Maison d’enfance

« J’étais le plus jeune prisonnier de France. J’allais de ma chambre à la cour et de la cour à ma chambre. Je passais chaque été enfermé dans la maison, à arpenter le cloître des lectures, goûtant à la miraculeuse fraîcheur de telle ou telle phrase. Quand je voulais sortir, un ange me barrait la porte. Je renonçais à mon projet et retournais dans ma chambre. L’ange me fermait la vie. Je la retrouvais dans les livres. » Prisonnier au berceau, Ed. Mercure de France, 2005 p.13 

« Un ange m’accompagnait depuis toujours… Je lui devais la bienheureuse immobilité de mes années d’enfance, mon ennui des voyages (tout ce qui me déportait à plus de dix mètres de ma rue était déjà un voyage) et mon ravissement à la vue du jardin qui faisait face à ma chambre d’enfant. Ce jardin était si petit qu’il contenait tous les astres de l’univers et que Dieu, sous l’apparence d’un rouge-gorge, venait y tutoyer un rosier grimpant et, en les frôlant de ses pattes grêles, faisait trembler comme des lustres en cristal les grosses boules des hortensias. » Louise amour, Ed. Gallimard, 2004 

« Ma ville n’est pas plus grosse qu’une boîte d’allumettes. Dans cette boîte si je l’ouvre, je découvre un mur dont le sommet est arrondi et la peau granuleuse. Il ferme la cour où je joue enfant. Un deuxième mur est fait de l’explosion silencieuse d’un hortensia bleu. Un troisième est l’escalier qui monte en courant chez les voisins du dessus. Le dernier mur est mon visage, mes yeux, moi qui viens de pousser les volets de ma chambre et regarde dans le ciel tout le travail à faire en ce jour. » L’amour des fantômes, Ed. de l’Herne 2019 

« Enfant je ne sortais pas dans les rues du Creusot. Elles étaient des rivières qui menaient à l’usine-océan. Je restais dans ma chambre. Je vivais dans un monastère dont aucun roi n’aurait pu abattre les murs de papier.

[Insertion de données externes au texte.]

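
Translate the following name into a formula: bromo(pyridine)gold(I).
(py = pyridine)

[AuBr(py)]

Ligands: 1 pyridine (py, neutral), 1 bromo (Br, -1). Ligand charge sum = -1.
With Au in oxidation state +1, the complex ion is [Au...].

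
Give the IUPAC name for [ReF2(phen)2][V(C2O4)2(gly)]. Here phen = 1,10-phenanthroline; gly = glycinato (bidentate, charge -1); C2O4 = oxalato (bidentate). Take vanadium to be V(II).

difluorobis(1,10-phenanthroline)rhenium(V) (glycinato)dioxalatovanadate(II)

Both ions are complex: the cation is named first with the plain metal name, the anion second with the -ate form; each ion's ligands are alphabetised independently.
V is given as +2; the anion's ligand charges sum to -5, so the complex anion is 3−.
A 1:1 salt means the cation carries the equal and opposite charge, 3+.
Cation: ligand charges sum to -2; for the ion to be 3+, Re = +5.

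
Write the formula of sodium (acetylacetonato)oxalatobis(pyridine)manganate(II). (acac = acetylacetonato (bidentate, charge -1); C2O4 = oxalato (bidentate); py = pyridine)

Ligands: 1 acetylacetonato (acac, -1), 1 oxalato (C2O4, -2), 2 pyridine (py, neutral). Ligand charge sum = -3.
With Mn in oxidation state +2, the complex ion is [Mn...]^1−.
Charge balance with sodium (+1) requires 1 complex ion per 1 sodium.

Na[Mn(acac)(C2O4)(py)2]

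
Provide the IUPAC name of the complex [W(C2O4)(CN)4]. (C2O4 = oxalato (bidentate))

There is no counter-ion, so the complex is neutral overall.
Ligand charges: 4×cyano (-1 each), 1×oxalato (-2 each); total -6. So W + (-6) = 0, giving W = +6.
Ligands are named alphabetically: cyano before oxalato.

tetracyanooxalatotungsten(VI)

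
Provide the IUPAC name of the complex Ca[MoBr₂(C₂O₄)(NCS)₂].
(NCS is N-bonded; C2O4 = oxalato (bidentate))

The 1 calcium counter-ion carries a total charge of +2, so each complex ion is 2−.
Ligand charges: 2×isothiocyanato (-1 each), 2×bromo (-1 each), 1×oxalato (-2 each); total -6. So Mo + (-6) = 2−, giving Mo = +4.
Ligands are named alphabetically: bromo before isothiocyanato before oxalato.
The complex ion is anionic, so molybdenum takes the -ate form molybdate(IV).

calcium dibromodiisothiocyanatooxalatomolybdate(IV)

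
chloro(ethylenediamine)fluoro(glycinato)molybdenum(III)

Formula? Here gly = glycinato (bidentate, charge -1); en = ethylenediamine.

Ligands: 1 glycinato (gly, -1), 1 fluoro (F, -1), 1 ethylenediamine (en, neutral), 1 chloro (Cl, -1). Ligand charge sum = -3.
With Mo in oxidation state +3, the complex ion is [Mo...].

[MoCl(en)F(gly)]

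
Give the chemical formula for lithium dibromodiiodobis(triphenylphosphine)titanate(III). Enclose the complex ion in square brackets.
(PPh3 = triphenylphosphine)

Li[TiBr2I2(PPh3)2]

Ligands: 2 bromo (Br, -1), 2 iodo (I, -1), 2 triphenylphosphine (PPh3, neutral). Ligand charge sum = -4.
Charge balance with lithium (+1) requires 1 complex ion per 1 lithium.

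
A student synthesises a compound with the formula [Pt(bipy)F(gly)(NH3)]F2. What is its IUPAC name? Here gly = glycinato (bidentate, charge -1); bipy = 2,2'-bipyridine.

The 2 fluoride counter-ions carry a total charge of -2, so each complex ion is 2+.
Ligand charges: 1×glycinato (-1 each), 1×2,2'-bipyridine (neutral), 1×fluoro (-1 each), 1×ammine (neutral); total -2. So Pt + (-2) = 2+, giving Pt = +4.
Ligands are named alphabetically: ammine before bipyridine before fluoro before glycinato.

ammine(2,2'-bipyridine)fluoro(glycinato)platinum(IV) fluoride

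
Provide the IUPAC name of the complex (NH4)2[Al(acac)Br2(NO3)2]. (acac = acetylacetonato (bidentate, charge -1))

ammonium (acetylacetonato)dibromodinitratoaluminate(III)

The 2 ammonium counter-ions carry a total charge of +2, so each complex ion is 2−.
Ligand charges: 1×acetylacetonato (-1 each), 2×nitrato (-1 each), 2×bromo (-1 each); total -5. So Al + (-5) = 2−, giving Al = +3.
Ligands are named alphabetically: acetylacetonato before bromo before nitrato.
The complex ion is anionic, so aluminium takes the -ate form aluminate(III).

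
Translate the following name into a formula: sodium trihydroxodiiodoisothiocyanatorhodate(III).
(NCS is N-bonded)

Ligands: 1 isothiocyanato (NCS, -1), 2 iodo (I, -1), 3 hydroxo (OH, -1). Ligand charge sum = -6.
With Rh in oxidation state +3, the complex ion is [Rh...]^3−.
Charge balance with sodium (+1) requires 1 complex ion per 3 sodium.

Na3[RhI2(NCS)(OH)3]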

Nous prenons nos métiers, nos visages et nos puissances dans l’enfance. Nous n’en changeons plus ensuite. » Les ruines du ciel, Ed. Gallimard, 2009 

« Voilà ce que je vois de ma fenêtre. Ces arbres, ces maisons et ce ciel entrent depuis des années chez moi, teintent secrètement la feuille blanche où je vais écrire. » Paroles rapportées par Alain Bollery dans « Christian Bobin c’était Le Creusot », Alain Bollery, 2023.